Ethical standards in writing is generally relegated to non-fiction, and especially to journalism. However, ethical considerations should apply to fiction writing as well. This document is the first draft of the Universal Artist Guild’s Ethical Fiction Writing Guidelines.
One thing that makes humans fairly unique is the capacity to think about alternate realities: things that might have been, could be, and so on. It’s this capacity to think about such things that allows us to craft fictional tales.
These works of fiction do far more than simply act a form of entertainment. They tell us of potential futures, and inspire people to create them. They also warn us of the threats to come, and rally people to action in order to prevent them. Our world may be shaped by engineers, scientists, and inventors, but those people are often shaped by the fiction that they read.
Given that fiction is such a powerful tool, we must wield it carefully. This document, and related works, are an evolving resource to help ensure that those who use the tool of fiction do so ethically.
Truth in Fiction
Fiction is not exactly meant to inform. But it also should not misinform. While not a legal matter, we use the concept of gross negligence as a framework on this issue. Specifically, if a reasonable person who reads the material has a significant chance of being misinformed on a topic, then the author has erred.

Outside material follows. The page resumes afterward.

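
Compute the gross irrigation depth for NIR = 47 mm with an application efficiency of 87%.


Ea = 87% = 0.87
GID = NIR / Ea = 47 / 0.87 = 54.0230 mm

54.0230 mm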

This consequence can arise from a failure to differentiate between components of the work that are part of the fictional world being crafted and the components that are part of reality proper, lack of familiarity with a topic covered in the work, an intentional attempt to distort such information, or some combination of these three.
In order to avoid misinforming our readers, we suggest being mindful of the following. Ensure that historical and geographical information which is not intentionally altered for the fiction, as well as scientific theory and terminology that does not need to be altered for the story’s entertainment factor, are all accurate, and that any alterations to this information are clear enough that any reasonable person would not be misinformed.